3°. Example. Suppose it is required to find the solution \(u(r,z)\) of the equation

\[ \Delta u=2(1-r^2)(r^2+4)+4(19r^2-17)(1-z)z-20(1-z)^2z^2 \tag{11} \]

inside a cylinder of height \(H=1\) and base radius \(R=1\), satisfying the condition \(u=0\) on its boundary.

The exact solution of this problem has the form

\[ u(r,z)=(1-r^2)^2(1-z)z+5(1-r^2)(1-z)^2z^2. \]

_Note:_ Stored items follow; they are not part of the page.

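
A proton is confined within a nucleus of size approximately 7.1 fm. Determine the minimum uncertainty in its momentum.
7.427 × 10^-21 kg·m/s

Using the Heisenberg uncertainty principle:
ΔxΔp ≥ ℏ/2

With Δx ≈ L = 7.100e-15 m (the confinement size):
Δp_min = ℏ/(2Δx)
Δp_min = (1.055e-34 J·s) / (2 × 7.100e-15 m)
Δp_min = 7.427e-21 kg·m/s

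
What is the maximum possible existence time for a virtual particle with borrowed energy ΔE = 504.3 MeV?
6.526 × 10^-25 s

Using the energy-time uncertainty principle:
ΔEΔt ≥ ℏ/2

For a virtual particle borrowing energy ΔE, the maximum lifetime is:
Δt_max = ℏ/(2ΔE)

Converting energy:
ΔE = 504.3 MeV = 8.080e-11 J

Δt_max = (1.055e-34 J·s) / (2 × 8.080e-11 J)
Δt_max = 6.526e-25 s = 6.526 × 10^-25 s

Virtual particles with higher borrowed energy exist for shorter times.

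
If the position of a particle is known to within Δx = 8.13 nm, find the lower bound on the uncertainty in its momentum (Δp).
6.486 × 10^-27 kg·m/s

Using the Heisenberg uncertainty principle:
ΔxΔp ≥ ℏ/2

The minimum uncertainty in momentum is:
Δp_min = ℏ/(2Δx)
Δp_min = (1.055e-34 J·s) / (2 × 8.130e-09 m)
Δp_min = 6.486e-27 kg·m/s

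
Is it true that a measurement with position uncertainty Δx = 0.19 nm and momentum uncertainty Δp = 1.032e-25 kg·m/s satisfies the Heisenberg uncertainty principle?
No, it violates the uncertainty principle (impossible measurement).

Calculate the product ΔxΔp:
ΔxΔp = (1.900e-10 m) × (1.032e-25 kg·m/s)
ΔxΔp = 1.961e-35 J·s

Compare to the minimum allowed value ℏ/2:
ℏ/2 = 5.273e-35 J·s

Since ΔxΔp = 1.961e-35 J·s < 5.273e-35 J·s = ℏ/2,
the measurement violates the uncertainty principle.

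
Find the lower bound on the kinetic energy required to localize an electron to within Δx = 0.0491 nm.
3.951 eV

Localizing a particle requires giving it sufficient momentum uncertainty:

1. From uncertainty principle: Δp ≥ ℏ/(2Δx)
   Δp_min = (1.055e-34 J·s) / (2 × 4.910e-11 m)
   Δp_min = 1.074e-24 kg·m/s

2. This momentum uncertainty corresponds to kinetic energy:
   KE ≈ (Δp)²/(2m) = (1.074e-24)²/(2 × 9.109e-31 kg)
   KE = 6.330e-19 J = 3.951 eV

Tighter localization requires more energy.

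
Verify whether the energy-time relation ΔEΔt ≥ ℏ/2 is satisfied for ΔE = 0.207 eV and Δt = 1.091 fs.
No, it violates the uncertainty relation.

Calculate the product ΔEΔt:
ΔE = 0.207 eV = 3.317e-20 J
ΔEΔt = (3.317e-20 J) × (1.091e-15 s)
ΔEΔt = 3.618e-35 J·s

Compare to the minimum allowed value ℏ/2:
ℏ/2 = 5.273e-35 J·s

Since ΔEΔt = 3.618e-35 J·s < 5.273e-35 J·s = ℏ/2,
this violates the uncertainty relation.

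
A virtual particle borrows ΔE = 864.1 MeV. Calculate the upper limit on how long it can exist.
3.809 × 10^-25 s

Using the energy-time uncertainty principle:
ΔEΔt ≥ ℏ/2

For a virtual particle borrowing energy ΔE, the maximum lifetime is:
Δt_max = ℏ/(2ΔE)

Converting energy:
ΔE = 864.1 MeV = 1.384e-10 J

Δt_max = (1.055e-34 J·s) / (2 × 1.384e-10 J)
Δt_max = 3.809e-25 s = 3.809 × 10^-25 s

Virtual particles with higher borrowed energy exist for shorter times.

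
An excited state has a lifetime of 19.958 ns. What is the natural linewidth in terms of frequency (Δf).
3.987 MHz

Using the energy-time uncertainty principle and E = hf:
ΔEΔt ≥ ℏ/2
hΔf·Δt ≥ ℏ/2

The minimum frequency uncertainty is:
Δf = ℏ/(2hτ) = 1/(4πτ)
Δf = 1/(4π × 1.996e-08 s)
Δf = 3.987e+06 Hz = 3.987 MHz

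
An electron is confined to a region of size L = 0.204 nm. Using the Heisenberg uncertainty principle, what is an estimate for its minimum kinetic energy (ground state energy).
228.877 meV

Using the uncertainty principle to estimate ground state energy:

1. The position uncertainty is approximately the confinement size:
   Δx ≈ L = 2.040e-10 m

2. From ΔxΔp ≥ ℏ/2, the minimum momentum uncertainty is:
   Δp ≈ ℏ/(2L) = 2.585e-25 kg·m/s

3. The kinetic energy is approximately:
   KE ≈ (Δp)²/(2m) = (2.585e-25)²/(2 × 9.109e-31 kg)
   KE ≈ 3.667e-20 J = 228.877 meV

This is an order-of-magnitude estimate of the ground state energy.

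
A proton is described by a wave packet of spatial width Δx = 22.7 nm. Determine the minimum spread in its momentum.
2.323 × 10^-27 kg·m/s

For a wave packet, the spatial width Δx and momentum spread Δp are related by the uncertainty principle:
ΔxΔp ≥ ℏ/2

The minimum momentum spread is:
Δp_min = ℏ/(2Δx)
Δp_min = (1.055e-34 J·s) / (2 × 2.270e-08 m)
Δp_min = 2.323e-27 kg·m/s

A wave packet cannot have both a well-defined position and well-defined momentum.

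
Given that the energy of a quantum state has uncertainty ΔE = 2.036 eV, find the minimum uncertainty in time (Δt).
161.643 as

Using the energy-time uncertainty principle:
ΔEΔt ≥ ℏ/2

The minimum uncertainty in time is:
Δt_min = ℏ/(2ΔE)
Δt_min = (1.055e-34 J·s) / (2 × 3.262e-19 J)
Δt_min = 1.616e-16 s = 161.643 as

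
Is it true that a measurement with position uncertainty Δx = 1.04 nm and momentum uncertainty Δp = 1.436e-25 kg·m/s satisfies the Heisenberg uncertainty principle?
Yes, it satisfies the uncertainty principle.

Calculate the product ΔxΔp:
ΔxΔp = (1.040e-09 m) × (1.436e-25 kg·m/s)
ΔxΔp = 1.493e-34 J·s

Compare to the minimum allowed value ℏ/2:
ℏ/2 = 5.273e-35 J·s

Since ΔxΔp = 1.493e-34 J·s ≥ 5.273e-35 J·s = ℏ/2,
the measurement satisfies the uncertainty principle.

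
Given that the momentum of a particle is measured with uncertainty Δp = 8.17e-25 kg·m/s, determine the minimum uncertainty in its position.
64.539 pm

Using the Heisenberg uncertainty principle:
ΔxΔp ≥ ℏ/2

The minimum uncertainty in position is:
Δx_min = ℏ/(2Δp)
Δx_min = (1.055e-34 J·s) / (2 × 8.170e-25 kg·m/s)
Δx_min = 6.454e-11 m = 64.539 pm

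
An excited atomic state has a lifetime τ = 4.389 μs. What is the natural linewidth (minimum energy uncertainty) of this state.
74.984 peV

Using the energy-time uncertainty principle:
ΔEΔt ≥ ℏ/2

The lifetime τ represents the time uncertainty Δt.
The natural linewidth (minimum energy uncertainty) is:

ΔE = ℏ/(2τ)
ΔE = (1.055e-34 J·s) / (2 × 4.389e-06 s)
ΔE = 1.201e-29 J = 74.984 peV

This natural linewidth limits the precision of spectroscopic measurements.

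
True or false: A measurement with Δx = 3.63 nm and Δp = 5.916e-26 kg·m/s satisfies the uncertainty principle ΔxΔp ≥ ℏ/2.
Yes, it satisfies the uncertainty principle.

Calculate the product ΔxΔp:
ΔxΔp = (3.630e-09 m) × (5.916e-26 kg·m/s)
ΔxΔp = 2.148e-34 J·s

Compare to the minimum allowed value ℏ/2:
ℏ/2 = 5.273e-35 J·s

Since ΔxΔp = 2.148e-34 J·s ≥ 5.273e-35 J·s = ℏ/2,
the measurement satisfies the uncertainty principle.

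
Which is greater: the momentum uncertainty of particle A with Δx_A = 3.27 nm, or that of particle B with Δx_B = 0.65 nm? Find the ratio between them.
Particle B has the larger minimum momentum uncertainty, by a factor of 5.03.

For each particle, the minimum momentum uncertainty is Δp_min = ℏ/(2Δx):

Particle A: Δp_A = ℏ/(2×3.270e-09 m) = 1.612e-26 kg·m/s
Particle B: Δp_B = ℏ/(2×6.500e-10 m) = 8.112e-26 kg·m/s

Ratio: Δp_B/Δp_A = 5.03

Since Δp_min ∝ 1/Δx, the particle with smaller position uncertainty (B) has larger momentum uncertainty.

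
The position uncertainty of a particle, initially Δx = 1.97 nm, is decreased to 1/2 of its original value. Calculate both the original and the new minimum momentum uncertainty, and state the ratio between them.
Original Δp_min = 2.677 × 10^-26 kg·m/s; new Δp'_min = 5.353 × 10^-26 kg·m/s; ratio Δp'_min/Δp_min = 2.

From the uncertainty principle ΔxΔp ≥ ℏ/2, the minimum momentum uncertainty is Δp_min = ℏ/(2Δx).

Original (Δx = 1.97 nm = 1.970e-09 m):
Δp_min = (1.055e-34 J·s)/(2 × 1.970e-09 m) = 2.677e-26 kg·m/s

When Δx → (1/2)Δx:
Δp'_min = ℏ/(2 × (1/2)Δx) = 2 × ℏ/(2Δx) = 2 × Δp_min
Δp'_min = 2 × 2.677e-26 kg·m/s = 5.353e-26 kg·m/s

Since Δp_min ∝ 1/Δx, when Δx is decreased to 1/2 of its original value, Δp_min increases to 2 times its original value.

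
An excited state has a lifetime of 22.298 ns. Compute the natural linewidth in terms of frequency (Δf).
3.569 MHz

Using the energy-time uncertainty principle and E = hf:
ΔEΔt ≥ ℏ/2
hΔf·Δt ≥ ℏ/2

The minimum frequency uncertainty is:
Δf = ℏ/(2hτ) = 1/(4πτ)
Δf = 1/(4π × 2.230e-08 s)
Δf = 3.569e+06 Hz = 3.569 MHz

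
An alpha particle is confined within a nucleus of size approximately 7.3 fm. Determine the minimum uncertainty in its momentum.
7.223 × 10^-21 kg·m/s

Using the Heisenberg uncertainty principle:
ΔxΔp ≥ ℏ/2

With Δx ≈ L = 7.300e-15 m (the confinement size):
Δp_min = ℏ/(2Δx)
Δp_min = (1.055e-34 J·s) / (2 × 7.300e-15 m)
Δp_min = 7.223e-21 kg·m/s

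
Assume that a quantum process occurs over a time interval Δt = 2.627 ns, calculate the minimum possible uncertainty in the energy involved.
125.278 neV

Using the energy-time uncertainty principle:
ΔEΔt ≥ ℏ/2

The minimum uncertainty in energy is:
ΔE_min = ℏ/(2Δt)
ΔE_min = (1.055e-34 J·s) / (2 × 2.627e-09 s)
ΔE_min = 2.007e-26 J = 125.278 neV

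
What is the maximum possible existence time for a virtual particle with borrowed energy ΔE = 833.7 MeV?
3.948 × 10^-25 s

Using the energy-time uncertainty principle:
ΔEΔt ≥ ℏ/2

For a virtual particle borrowing energy ΔE, the maximum lifetime is:
Δt_max = ℏ/(2ΔE)

Converting energy:
ΔE = 833.7 MeV = 1.336e-10 J

Δt_max = (1.055e-34 J·s) / (2 × 1.336e-10 J)
Δt_max = 3.948e-25 s = 3.948 × 10^-25 s

Virtual particles with higher borrowed energy exist for shorter times.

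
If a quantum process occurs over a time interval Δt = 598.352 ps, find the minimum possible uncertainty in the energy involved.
550.021 neV

Using the energy-time uncertainty principle:
ΔEΔt ≥ ℏ/2

The minimum uncertainty in energy is:
ΔE_min = ℏ/(2Δt)
ΔE_min = (1.055e-34 J·s) / (2 × 5.984e-10 s)
ΔE_min = 8.812e-26 J = 550.021 neV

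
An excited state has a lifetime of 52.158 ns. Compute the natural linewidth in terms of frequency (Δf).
1.526 MHz

Using the energy-time uncertainty principle and E = hf:
ΔEΔt ≥ ℏ/2
hΔf·Δt ≥ ℏ/2

The minimum frequency uncertainty is:
Δf = ℏ/(2hτ) = 1/(4πτ)
Δf = 1/(4π × 5.216e-08 s)
Δf = 1.526e+06 Hz = 1.526 MHz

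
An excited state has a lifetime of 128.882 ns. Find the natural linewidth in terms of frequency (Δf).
617.444 kHz

Using the energy-time uncertainty principle and E = hf:
ΔEΔt ≥ ℏ/2
hΔf·Δt ≥ ℏ/2

The minimum frequency uncertainty is:
Δf = ℏ/(2hτ) = 1/(4πτ)
Δf = 1/(4π × 1.289e-07 s)
Δf = 6.174e+05 Hz = 617.444 kHz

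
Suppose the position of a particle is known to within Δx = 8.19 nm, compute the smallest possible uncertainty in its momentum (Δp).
6.438 × 10^-27 kg·m/s

Using the Heisenberg uncertainty principle:
ΔxΔp ≥ ℏ/2

The minimum uncertainty in momentum is:
Δp_min = ℏ/(2Δx)
Δp_min = (1.055e-34 J·s) / (2 × 8.190e-09 m)
Δp_min = 6.438e-27 kg·m/s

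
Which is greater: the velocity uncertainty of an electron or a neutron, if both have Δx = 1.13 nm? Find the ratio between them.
The electron has the larger minimum velocity uncertainty, by a ratio of 1838.7.

For both particles, Δp_min = ℏ/(2Δx) = 4.666e-26 kg·m/s (same for both).

The velocity uncertainty is Δv = Δp/m:
- electron: Δv = 4.666e-26 / 9.109e-31 = 5.122e+04 m/s = 51.225 km/s
- neutron: Δv = 4.666e-26 / 1.675e-27 = 2.786e+01 m/s = 27.859 m/s

Ratio: 5.122e+04 / 2.786e+01 = 1838.7

The lighter particle has larger velocity uncertainty because Δv ∝ 1/m.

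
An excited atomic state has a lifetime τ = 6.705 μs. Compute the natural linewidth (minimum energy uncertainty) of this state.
49.084 peV

Using the energy-time uncertainty principle:
ΔEΔt ≥ ℏ/2

The lifetime τ represents the time uncertainty Δt.
The natural linewidth (minimum energy uncertainty) is:

ΔE = ℏ/(2τ)
ΔE = (1.055e-34 J·s) / (2 × 6.705e-06 s)
ΔE = 7.864e-30 J = 49.084 peV

This natural linewidth limits the precision of spectroscopic measurements.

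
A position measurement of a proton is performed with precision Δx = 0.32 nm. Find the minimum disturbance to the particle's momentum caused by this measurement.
1.648 × 10^-25 kg·m/s

The uncertainty principle implies that measuring position disturbs momentum:
ΔxΔp ≥ ℏ/2

When we measure position with precision Δx, we necessarily introduce a momentum uncertainty:
Δp ≥ ℏ/(2Δx)
Δp_min = (1.055e-34 J·s) / (2 × 3.200e-10 m)
Δp_min = 1.648e-25 kg·m/s

The more precisely we measure position, the greater the momentum disturbance.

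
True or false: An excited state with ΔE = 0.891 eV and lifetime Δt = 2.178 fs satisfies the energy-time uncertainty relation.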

Choosing the mesh step \(h=0.25\) and solving the stated problem, we obtain, at the nodes located on the \(z\)-axis, the following results: by formulas (6) and (10), which in the present case are exact equations for \(u(r,z)\): \(0.363284;\ 0.562503;\) by the formulas of S. A. Gershgorin \({}^{3}\): \(0.407904;\ 0.621124;\) exact values: \(0.363281;\ 0.562500.\)

Received
22 VIII 1957

REFERENCES

\({}^{1}\) D. F. Davidenko, DAN, 110, No. 6, 910 (1956).
\({}^{2}\) L. V. Kantorovich, V. I. Krylov, Approximate Methods of Higher Analysis, L.—M., 1949.
\({}^{3}\) S. A. Gershgorin, Zhurn. prikl. fiz., 6, issues 3–4, 3 (1929).